Allison Keyes, a well-known former NPR correspondent, has an interesting article in Smithsonian Magazine of the new Reconstruction Era exhibit “Make Good the Promises: Reconstruction and Its Legacies” at the Smithsonian’s National Museum of African American History and Culture (NMAAHC). Here are a few excerpts from the article:
In the museum’s 4,300-square-foot special exhibition gallery, the show features more than 175 objects, 14 media programs and 300 images. In the aftermath of the Civil War, during the Reconstruction Era, more than four million newly freed Black Americans sought fulfillment of the promises laid out in the U.S. Constitution, including everything from the right to vote, to own land and to raise their families safely. It was a period, too, when white Americans responded with deadly violence ranging from lynching to voter intimidation and unlawful incarceration.
Museum curator Paul Gardullo says that the Reconstruction Era needs to be reclaimed from myth, ignorance and occlusion. “There has been a willful misreading of the history of our nation that demeans, dehumanizes and decenters African Americans from the narrative of freedom and making America into a place that its founding documents promised and continue to promise that it will be,” Gardullo says.
He explains that the museum wants to shine a light on the visions of freedom that millions of African Americans shared, and helped bring into being in the decades following the Civil War. Gardullo believes those visions reshaped far more than just the nation’s politics.
“Those visions of freedom had to do with questions of land and labor, questions of community building, issues of civil rights and human rights,” Gardullo says, adding that the African American community provided a model for the struggles other communities faced throughout the 20th and 21st century.
Gardullo says Reconstruction is both a historic period, and an unfinished process that is bent on making America a more equitable and just nation. He notes that many who worked within the civil rights movement refer to that era as a “Second Reconstruction,” and others consider the present moment to be a third.
The battle for freedom has been fundamental to the African American community long before the Civil War, and Gardullo thinks of the word reconstruction as defining what he calls the fight for “full freedom.”
…Gardullo and Kinshasha Holman Conwill, the museum’s deputy director, coedited a companion volume, Make Good the Promises: Reclaiming Reconstruction and Its Legacies. The book—with a foreword by the Pulitzer Prize-winning historian Eric Foner, a preface by historian and former museum director Spencer Crew, and essays from leading scholars including Kimberlé Williams Crenshaw—examines the legacies of Reconstruction that continue to affect modern society. It also tells stories of the Black men and women, like Frederick Douglass and Hiram Rhodes Revels, who helped to reshape a nation.

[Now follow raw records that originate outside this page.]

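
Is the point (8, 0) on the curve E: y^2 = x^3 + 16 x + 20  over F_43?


Check whether y^2 = x^3 + 16 x + 20 (mod 43) for (x, y) = (8, 0).
LHS: y^2 = 0^2 mod 43 = 0
RHS: x^3 + 16 x + 20 = 8^3 + 16*8 + 20 mod 43 = 15
LHS != RHS

No, not on the curve


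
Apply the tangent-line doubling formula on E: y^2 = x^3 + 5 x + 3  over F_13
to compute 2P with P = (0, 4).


Doubling: s = (3 x1^2 + a) / (2 y1)
s = (3*0^2 + 5) / (2*4) mod 13 = 12
x3 = s^2 - 2 x1 mod 13 = 12^2 - 2*0 = 1
y3 = s (x1 - x3) - y1 mod 13 = 12 * (0 - 1) - 4 = 10

2P = (1, 10)


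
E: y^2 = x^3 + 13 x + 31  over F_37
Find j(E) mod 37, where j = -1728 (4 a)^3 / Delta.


Delta = -16(4 a^3 + 27 b^2) mod 37 = 17
-1728 * (4 a)^3 = -1728 * (4*13)^3 mod 37 = 14
j = 14 * 17^(-1) mod 37 = 3

j = 3 (mod 37)


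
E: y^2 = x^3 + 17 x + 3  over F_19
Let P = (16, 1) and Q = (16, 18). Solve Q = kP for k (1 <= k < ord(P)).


Enumerate multiples of P until we hit Q = (16, 18):
  1P = (16, 1)
  2P = (15, 2)
  3P = (8, 10)
  4P = (12, 4)
  5P = (7, 16)
  6P = (3, 9)
  7P = (6, 6)
  8P = (2, 11)
  9P = (5, 2)
  10P = (9, 7)
  11P = (18, 17)
  12P = (11, 1)
  13P = (11, 18)
  14P = (18, 2)
  15P = (9, 12)
  16P = (5, 17)
  17P = (2, 8)
  18P = (6, 13)
  19P = (3, 10)
  20P = (7, 3)
  21P = (12, 15)
  22P = (8, 9)
  23P = (15, 17)
  24P = (16, 18)
Match found at i = 24.

k = 24


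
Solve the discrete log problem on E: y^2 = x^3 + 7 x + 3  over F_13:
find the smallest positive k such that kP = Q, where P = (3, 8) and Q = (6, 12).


Enumerate multiples of P until we hit Q = (6, 12):
  1P = (3, 8)
  2P = (4, 11)
  3P = (2, 8)
  4P = (8, 5)
  5P = (6, 12)
Match found at i = 5.

k = 5


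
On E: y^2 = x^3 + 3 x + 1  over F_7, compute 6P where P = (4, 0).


k = 6 = 110_2 (binary, LSB first: 011)
Double-and-add from P = (4, 0):
  bit 0 = 0: acc unchanged = O
  bit 1 = 1: acc = O + O = O
  bit 2 = 1: acc = O + O = O

6P = O


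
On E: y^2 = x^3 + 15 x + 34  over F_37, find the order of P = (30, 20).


Compute successive multiples of P until we hit O:
  1P = (30, 20)
  2P = (7, 1)
  3P = (16, 35)
  4P = (35, 25)
  5P = (10, 0)
  6P = (35, 12)
  7P = (16, 2)
  8P = (7, 36)
  ... (continuing to 10P)
  10P = O

ord(P) = 10


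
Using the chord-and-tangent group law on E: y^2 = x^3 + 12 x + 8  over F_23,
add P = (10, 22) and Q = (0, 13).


P != Q, so use the chord formula.
s = (y2 - y1) / (x2 - x1) = (14) / (13) mod 23 = 17
x3 = s^2 - x1 - x2 mod 23 = 17^2 - 10 - 0 = 3
y3 = s (x1 - x3) - y1 mod 23 = 17 * (10 - 3) - 22 = 5

P + Q = (3, 5)


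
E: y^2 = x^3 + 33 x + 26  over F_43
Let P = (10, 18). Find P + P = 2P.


Doubling: s = (3 x1^2 + a) / (2 y1)
s = (3*10^2 + 33) / (2*18) mod 43 = 20
x3 = s^2 - 2 x1 mod 43 = 20^2 - 2*10 = 36
y3 = s (x1 - x3) - y1 mod 43 = 20 * (10 - 36) - 18 = 21

2P = (36, 21)


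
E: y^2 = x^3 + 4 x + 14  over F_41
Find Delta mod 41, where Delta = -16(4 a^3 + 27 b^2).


4 a^3 + 27 b^2 = 4*4^3 + 27*14^2 = 256 + 5292 = 5548
Delta = -16 * (5548) = -88768
Delta mod 41 = 38

Delta = 38 (mod 41)


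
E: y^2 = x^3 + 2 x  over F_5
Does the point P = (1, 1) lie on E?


Check whether y^2 = x^3 + 2 x + 0 (mod 5) for (x, y) = (1, 1).
LHS: y^2 = 1^2 mod 5 = 1
RHS: x^3 + 2 x + 0 = 1^3 + 2*1 + 0 mod 5 = 3
LHS != RHS

No, not on the curve


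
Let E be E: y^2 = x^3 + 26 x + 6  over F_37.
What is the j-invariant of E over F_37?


Delta = -16(4 a^3 + 27 b^2) mod 37 = 35
-1728 * (4 a)^3 = -1728 * (4*26)^3 mod 37 = 1
j = 1 * 35^(-1) mod 37 = 18

j = 18 (mod 37)


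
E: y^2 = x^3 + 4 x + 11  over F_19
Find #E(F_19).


For each x in F_19, count y with y^2 = x^3 + 4 x + 11 mod 19:
  x = 0: RHS = 11, y in [7, 12]  -> 2 point(s)
  x = 1: RHS = 16, y in [4, 15]  -> 2 point(s)
  x = 5: RHS = 4, y in [2, 17]  -> 2 point(s)
  x = 6: RHS = 4, y in [2, 17]  -> 2 point(s)
  x = 8: RHS = 4, y in [2, 17]  -> 2 point(s)
  x = 9: RHS = 16, y in [4, 15]  -> 2 point(s)
  x = 10: RHS = 6, y in [5, 14]  -> 2 point(s)
  x = 12: RHS = 1, y in [1, 18]  -> 2 point(s)
  x = 15: RHS = 7, y in [8, 11]  -> 2 point(s)
  x = 18: RHS = 6, y in [5, 14]  -> 2 point(s)
Affine points: 20. Add the point at infinity: total = 21.

#E(F_19) = 21


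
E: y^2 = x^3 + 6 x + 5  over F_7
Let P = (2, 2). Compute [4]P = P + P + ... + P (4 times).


k = 4 = 100_2 (binary, LSB first: 001)
Double-and-add from P = (2, 2):
  bit 0 = 0: acc unchanged = O
  bit 1 = 0: acc unchanged = O
  bit 2 = 1: acc = O + (3, 6) = (3, 6)

4P = (3, 6)


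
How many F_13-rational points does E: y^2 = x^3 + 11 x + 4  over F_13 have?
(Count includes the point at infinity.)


For each x in F_13, count y with y^2 = x^3 + 11 x + 4 mod 13:
  x = 0: RHS = 4, y in [2, 11]  -> 2 point(s)
  x = 1: RHS = 3, y in [4, 9]  -> 2 point(s)
  x = 3: RHS = 12, y in [5, 8]  -> 2 point(s)
  x = 6: RHS = 0, y in [0]  -> 1 point(s)
  x = 9: RHS = 0, y in [0]  -> 1 point(s)
  x = 10: RHS = 9, y in [3, 10]  -> 2 point(s)
  x = 11: RHS = 0, y in [0]  -> 1 point(s)
Affine points: 11. Add the point at infinity: total = 12.

#E(F_13) = 12


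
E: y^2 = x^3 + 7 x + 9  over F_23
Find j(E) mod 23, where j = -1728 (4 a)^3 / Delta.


Delta = -16(4 a^3 + 27 b^2) mod 23 = 4
-1728 * (4 a)^3 = -1728 * (4*7)^3 mod 23 = 16
j = 16 * 4^(-1) mod 23 = 4

j = 4 (mod 23)


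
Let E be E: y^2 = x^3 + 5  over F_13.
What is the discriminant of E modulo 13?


4 a^3 + 27 b^2 = 4*0^3 + 27*5^2 = 0 + 675 = 675
Delta = -16 * (675) = -10800
Delta mod 13 = 3

Delta = 3 (mod 13)


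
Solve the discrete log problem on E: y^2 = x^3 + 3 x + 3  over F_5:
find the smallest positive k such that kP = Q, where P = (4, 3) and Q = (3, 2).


Enumerate multiples of P until we hit Q = (3, 2):
  1P = (4, 3)
  2P = (3, 3)
  3P = (3, 2)
Match found at i = 3.

k = 3


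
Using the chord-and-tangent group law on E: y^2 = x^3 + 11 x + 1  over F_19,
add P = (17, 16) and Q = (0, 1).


P != Q, so use the chord formula.
s = (y2 - y1) / (x2 - x1) = (4) / (2) mod 19 = 2
x3 = s^2 - x1 - x2 mod 19 = 2^2 - 17 - 0 = 6
y3 = s (x1 - x3) - y1 mod 19 = 2 * (17 - 6) - 16 = 6

P + Q = (6, 6)


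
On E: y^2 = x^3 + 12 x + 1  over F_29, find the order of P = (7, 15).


Compute successive multiples of P until we hit O:
  1P = (7, 15)
  2P = (8, 0)
  3P = (7, 14)
  4P = O

ord(P) = 4


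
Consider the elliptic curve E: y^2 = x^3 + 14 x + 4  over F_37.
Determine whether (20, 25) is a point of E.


Check whether y^2 = x^3 + 14 x + 4 (mod 37) for (x, y) = (20, 25).
LHS: y^2 = 25^2 mod 37 = 33
RHS: x^3 + 14 x + 4 = 20^3 + 14*20 + 4 mod 37 = 33
LHS = RHS

Yes, on the curve


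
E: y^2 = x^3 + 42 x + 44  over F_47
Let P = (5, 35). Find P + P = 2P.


Doubling: s = (3 x1^2 + a) / (2 y1)
s = (3*5^2 + 42) / (2*35) mod 47 = 1
x3 = s^2 - 2 x1 mod 47 = 1^2 - 2*5 = 38
y3 = s (x1 - x3) - y1 mod 47 = 1 * (5 - 38) - 35 = 26

2P = (38, 26)


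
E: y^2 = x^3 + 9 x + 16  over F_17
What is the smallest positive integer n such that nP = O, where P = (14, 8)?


Compute successive multiples of P until we hit O:
  1P = (14, 8)
  2P = (10, 1)
  3P = (12, 4)
  4P = (12, 13)
  5P = (10, 16)
  6P = (14, 9)
  7P = O

ord(P) = 7


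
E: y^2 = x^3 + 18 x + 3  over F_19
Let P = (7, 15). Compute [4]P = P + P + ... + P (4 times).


k = 4 = 100_2 (binary, LSB first: 001)
Double-and-add from P = (7, 15):
  bit 0 = 0: acc unchanged = O
  bit 1 = 0: acc unchanged = O
  bit 2 = 1: acc = O + (2, 16) = (2, 16)

4P = (2, 16)


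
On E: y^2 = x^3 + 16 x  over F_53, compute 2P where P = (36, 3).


Doubling: s = (3 x1^2 + a) / (2 y1)
s = (3*36^2 + 16) / (2*3) mod 53 = 50
x3 = s^2 - 2 x1 mod 53 = 50^2 - 2*36 = 43
y3 = s (x1 - x3) - y1 mod 53 = 50 * (36 - 43) - 3 = 18

2P = (43, 18)


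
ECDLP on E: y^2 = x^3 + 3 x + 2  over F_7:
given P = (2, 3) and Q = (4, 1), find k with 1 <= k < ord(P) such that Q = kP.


Enumerate multiples of P until we hit Q = (4, 1):
  1P = (2, 3)
  2P = (4, 6)
  3P = (5, 3)
  4P = (0, 4)
  5P = (0, 3)
  6P = (5, 4)
  7P = (4, 1)
Match found at i = 7.

k = 7


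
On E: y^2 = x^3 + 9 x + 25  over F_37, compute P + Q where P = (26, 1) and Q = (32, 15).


P != Q, so use the chord formula.
s = (y2 - y1) / (x2 - x1) = (14) / (6) mod 37 = 27
x3 = s^2 - x1 - x2 mod 37 = 27^2 - 26 - 32 = 5
y3 = s (x1 - x3) - y1 mod 37 = 27 * (26 - 5) - 1 = 11

P + Q = (5, 11)


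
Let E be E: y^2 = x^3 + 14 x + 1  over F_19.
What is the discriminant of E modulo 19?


4 a^3 + 27 b^2 = 4*14^3 + 27*1^2 = 10976 + 27 = 11003
Delta = -16 * (11003) = -176048
Delta mod 19 = 6

Delta = 6 (mod 19)


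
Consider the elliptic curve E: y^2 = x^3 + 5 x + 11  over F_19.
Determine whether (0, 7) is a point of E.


Check whether y^2 = x^3 + 5 x + 11 (mod 19) for (x, y) = (0, 7).
LHS: y^2 = 7^2 mod 19 = 11
RHS: x^3 + 5 x + 11 = 0^3 + 5*0 + 11 mod 19 = 11
LHS = RHS

Yes, on the curve


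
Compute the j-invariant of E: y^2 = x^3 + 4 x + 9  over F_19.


Delta = -16(4 a^3 + 27 b^2) mod 19 = 14
-1728 * (4 a)^3 = -1728 * (4*4)^3 mod 19 = 11
j = 11 * 14^(-1) mod 19 = 13

j = 13 (mod 19)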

“The shadow of Reconstruction is a long shadow, and if we want to look at the ways in which that shadow is evidence, [look at] the Black freedom struggle, which began with the first time an African tried to be free, the first time someone defined him or herself by their personhood and not by their status as a shadow, and that reaches all the way across enslavement, the Civil War, emancipation, Reconstruction, the civil rights movement and the current period that we’re in,” Conwill says.
“Americans have created so many falsehoods about Reconstruction that it is hard to blame them for not recognizing the truth, i.e., the idea of Black people enjoying American freedom so offended white nationalists they overthrew Reconstruction by waging war on them and it,” Williams writes.
Conwill thinks both liberation and violence are deeply grounded in the bedrock of this nation.
“Violence is one of the ways that the powerful, in this case white supremacists, exercise and execute their will over other people, and so the Ku Klux Klan and the other racist organizations were able to do what they did. That is terrorize Black communities because they threatened Black communities with death and with all manner of horrors, and the destruction of whole communities,” Conwill says. She cites the example of the 2015 massacre at Emmanuel African Methodist Episcopal Church in Charleston, South Carolina, where a white supremacist murdered nine Black worshippers.
…The essay by NMAAHC curator Mary Elliott “Legacies of Place,” centers on a slave cabin from Edisto Island in South Carolina that is now a centerpiece of the museum’s inaugural exhibition, “Slavery and Freedom.”
The tiny 16- by 20-foot cabin, built in the 1850s on what was known as “slave street” on the Point of Pines plantation, illustrates that battle for post-enslavement land.
Conwill notes that before and after the Civil War the cabin housed generations of Black people.
“Now it is a sacred building. It is a building that echoes with the lives of Black people,” she explains.
“The site where it stood is a part of this country where mostly Black and white family members are still trying to wrestle with the multiracial legacy of descendants, of those who were owned and those who owned other human beings. Those conversations are fraught, they are highly imperfect, but they are part of that desire to look at the arc of the moral universe that is bending toward justice.”
“Make Good the Promises: Reconstruction and Its Legacies” is on view through August 21, 2022 at the Smithsonian’s National Museum of African American History and Culture.
Feature Image: A cabin, built in the 1850s on what was known as “slave street” on the Point of Pines plantation in South Carolina.